Post topics on social media
...in advance of the show and invite those who interact to call into the show. Post topics even two to three days before the show, and not only will you find interesting people for the phone, you can gauge which topics are hot or not by the interaction.
Post topics online, message boards, Craigslist, Kajiji etc.
And invite listeners to e-mail you if they have a story relating to a topic. Example: Post on "gigs" that you're looking for people who divorced and then reunited with the ex who are willing to tell their story. You can offer $5 bucks per story, but people will respond just because they want to be on the radio.
Build a list of reliable characters who can participate in the show.
When you encounter a funny, well-spoken caller, ask for their number and reach out to them again on the phone in advance of an on-air topic for their input. Some can become part of the cast of the show over time.

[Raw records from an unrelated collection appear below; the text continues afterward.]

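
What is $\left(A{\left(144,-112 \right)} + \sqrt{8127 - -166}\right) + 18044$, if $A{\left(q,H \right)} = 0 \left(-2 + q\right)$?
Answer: $18044 + \sqrt{8293} \approx 18135.0$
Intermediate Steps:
$A{\left(q,H \right)} = 0$
$\left(A{\left(144,-112 \right)} + \sqrt{8127 - -166}\right) + 18044 = \left(0 + \sqrt{8127 - -166}\right) + 18044 = \left(0 + \sqrt{8127 + 166}\right) + 18044 = \left(0 + \sqrt{8293}\right) + 18044 = \sqrt{8293} + 18044 = 18044 + \sqrt{8293}$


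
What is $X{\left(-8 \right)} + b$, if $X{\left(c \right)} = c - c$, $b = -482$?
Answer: $-482$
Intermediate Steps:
$X{\left(c \right)} = 0$
$X{\left(-8 \right)} + b = 0 - 482 = -482$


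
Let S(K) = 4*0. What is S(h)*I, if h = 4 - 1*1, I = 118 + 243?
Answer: 0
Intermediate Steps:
I = 361
h = 3 (h = 4 - 1 = 3)
S(K) = 0
S(h)*I = 0*361 = 0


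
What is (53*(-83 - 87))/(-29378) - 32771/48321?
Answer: -263687114/709787169 ≈ -0.37150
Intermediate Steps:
(53*(-83 - 87))/(-29378) - 32771/48321 = (53*(-170))*(-1/29378) - 32771*1/48321 = -9010*(-1/29378) - 32771/48321 = 4505/14689 - 32771/48321 = -263687114/709787169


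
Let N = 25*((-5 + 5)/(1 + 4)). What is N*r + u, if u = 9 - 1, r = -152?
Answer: 8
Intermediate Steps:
N = 0 (N = 25*(0/5) = 25*(0*(⅕)) = 25*0 = 0)
u = 8
N*r + u = 0*(-152) + 8 = 0 + 8 = 8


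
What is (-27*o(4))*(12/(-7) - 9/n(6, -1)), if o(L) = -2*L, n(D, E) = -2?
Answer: 4212/7 ≈ 601.71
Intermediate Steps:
(-27*o(4))*(12/(-7) - 9/n(6, -1)) = (-(-54)*4)*(12/(-7) - 9/(-2)) = (-27*(-8))*(12*(-1/7) - 9*(-1/2)) = 216*(-12/7 + 9/2) = 216*(39/14) = 4212/7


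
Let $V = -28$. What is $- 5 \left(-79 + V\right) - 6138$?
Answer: $-5603$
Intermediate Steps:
$- 5 \left(-79 + V\right) - 6138 = - 5 \left(-79 - 28\right) - 6138 = \left(-5\right) \left(-107\right) - 6138 = 535 - 6138 = -5603$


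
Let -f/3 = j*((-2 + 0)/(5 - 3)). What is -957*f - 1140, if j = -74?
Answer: 211314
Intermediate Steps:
f = -222 (f = -(-222)*(-2 + 0)/(5 - 3) = -(-222)*(-2/2) = -(-222)*(-2*½) = -(-222)*(-1) = -3*74 = -222)
-957*f - 1140 = -957*(-222) - 1140 = 212454 - 1140 = 211314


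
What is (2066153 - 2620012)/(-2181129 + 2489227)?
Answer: -553859/308098 ≈ -1.7977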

Build a "panel of experts."
Like a marriage counselor, police spokesperson, lawyer, psychologist, etc. who will contribute to topics on the show. Contact them about bringing stories and experiences to a topic before the show begins
Record topics and contests on-location.
Example: If you play a trivia contest, play it on the street with a random passer-by. Award the prize in-person, record and edit the interaction and air it later on the show. You can also bank several at once this way. For example, at the next summer festival you attend, take your recorder and ask the people that you encounter for their experiences relating to the coming week's topics, the same as you would have asked phone callers for input in the past.
Record and edit.
It is a convention with some shows that live listener interactions are crucial for spontaneity. While live calls might feel more energetic in the studio, our experience shows that callers are not trained performers and that most need a judicious editing to make their contribution compelling. When you have listener interaction "in the can," it gives you the opportunity to tease ahead to it more effectively, because you know in advance what they are going to say and how to pre-sell it. Besides that, the future of radio will involve more podcasting, more app-based content and more specialized online streams so you will be doing more pre-production in the years ahead anyway. Use that to your advantage and edit out the weaker moments all that you can.
The old saying is true: "Every problem is an opportunity." Adapting to and embracing this change in consumer behavior gives you new avenues for great on-air content, and it can improve your chances of producing reliable, entertaining show segments.